Les normes renforcées et la gouvernance de l'IA

Les Strengthened Aged Care Quality Standards (normes de qualité renforcées pour les soins aux personnes âgées), entrées en vigueur le 1er novembre 2025 dans le cadre de l'Aged Care Act 2024 (l'Aged Care Act 2024 est entré en vigueur le 1er novembre 2025, remplaçant l'Aged Care Act 1997 ; les Normes étaient initialement prévues pour juillet 2024, mais leur mise en œuvre a été reportée) à la suite de la Royal Commission into Aged Care Quality and Safety (Commission royale sur la qualité et la sécurité des soins aux personnes âgées), créent un cadre de gouvernance nettement plus exigeant pour les prestataires de soins aux personnes âgées. Les Normes sont axées sur les résultats plutôt que sur les processus, elles exigent des prestataires qu'ils atteignent des résultats précis pour les résidents, notamment en matière de dignité et de respect, d'autonomie, de sécurité et de qualité des soins, et de gouvernance clinique effective. Les systèmes d'IA déployés dans les soins aux personnes âgées doivent être encadrés de manière à atteindre ces résultats, et non simplement à respecter des exigences de processus techniques.

La Norme 1 (La personne) exige que les services de soins aux personnes âgées soient fournis d'une manière qui respecte la dignité, l'identité et l'autonomie de chaque résident. Les systèmes de surveillance par IA, y compris les caméras, les détecteurs de mouvement et les dispositifs portables, doivent être mis en œuvre de manière à renforcer cette norme plutôt qu'à la compromettre. La Commission a clairement indiqué que les solutions technologiques ne sauraient l'emporter sur l'obligation fondamentale de traiter les résidents avec dignité. Un système de surveillance intrusif, qui fonctionne sans consentement réel, ou qui prive les résidents de toute intimité lors de moments intimes, ne satisfait pas à la Norme 1, quel que soit son bénéfice pour les soins.

Consentement et IA de surveillance : les obligations spécifiques

Le déploiement de technologies de surveillance par IA dans les établissements résidentiels de soins aux personnes âgées, y compris les systèmes basés sur des caméras, les tapis à capteurs de pression, les moniteurs de santé portables et les outils de surveillance comportementale, nécessite des dispositifs de gouvernance spécifiques en matière de consentement. Le résident (ou son décideur suppléant) doit être informé de la nature de la surveillance en place, des raisons de son utilisation, des données collectées et conservées, et de la manière dont elles sont utilisées dans les décisions de soins. Il ne s'agit pas d'un avis de confidentialité général, mais d'une information spécifique et compréhensible sur le système de surveillance particulier mis en place.

Les résidents ont le droit de refuser toute surveillance allant au-delà de ce qui est nécessaire pour leur sécurité et leurs soins. Un prestataire qui met en place une surveillance généralisée, y compris dans des espaces privés tels que les chambres et les salles de bains, sans consentement spécifique et sans démontrer que cette surveillance est nécessaire et proportionnée aux besoins de soins du résident, est susceptible d'enfreindre à la fois les Normes renforcées et le Privacy Act (loi sur la confidentialité).

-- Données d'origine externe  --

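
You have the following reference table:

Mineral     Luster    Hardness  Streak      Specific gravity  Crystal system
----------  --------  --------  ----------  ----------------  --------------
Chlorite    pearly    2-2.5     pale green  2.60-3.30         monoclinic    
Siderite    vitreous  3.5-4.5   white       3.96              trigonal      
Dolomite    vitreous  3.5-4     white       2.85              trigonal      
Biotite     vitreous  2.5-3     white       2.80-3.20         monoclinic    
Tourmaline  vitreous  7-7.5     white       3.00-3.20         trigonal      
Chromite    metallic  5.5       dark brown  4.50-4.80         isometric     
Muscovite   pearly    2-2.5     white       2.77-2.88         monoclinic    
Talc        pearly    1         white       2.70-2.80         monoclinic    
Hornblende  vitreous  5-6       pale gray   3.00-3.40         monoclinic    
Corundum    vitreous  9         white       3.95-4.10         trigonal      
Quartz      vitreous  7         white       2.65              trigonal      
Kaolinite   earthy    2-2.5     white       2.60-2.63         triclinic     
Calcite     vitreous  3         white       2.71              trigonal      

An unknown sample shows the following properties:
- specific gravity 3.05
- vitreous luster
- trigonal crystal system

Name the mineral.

Tourmaline

Specific gravity 3.05: Chlorite, Biotite, Tourmaline, Hornblende remain.
Vitreous luster eliminates Chlorite.
Trigonal crystal system: narrows the field to Tourmaline.
The only mineral consistent with every observation is Tourmaline.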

L'IA clinique et l'obligation de sécurité des soins

Les systèmes d'IA utilisés dans l'aide à la décision clinique, les outils de gestion des médicaments, l'évaluation du risque de chute, la prédiction des lésions de pression et la détection de la détérioration de l'état de santé, relèvent à la fois de l'obligation de sécurité des soins prévue par les Normes renforcées et du cadre réglementaire de la TGA (Therapeutic Goods Administration, l'autorité australienne de régulation des produits thérapeutiques) applicable aux logiciels en tant que dispositifs médicaux (Software as a Medical Device). Les prestataires qui déploient une aide à la décision clinique par IA doivent s'assurer que le système est adapté à leur population de résidents spécifique, que le personnel clinique comprend les limites du système et ne se repose pas excessivement sur ses recommandations, et qu'une responsabilité claire est établie pour les décisions cliniques éclairées par les systèmes d'IA.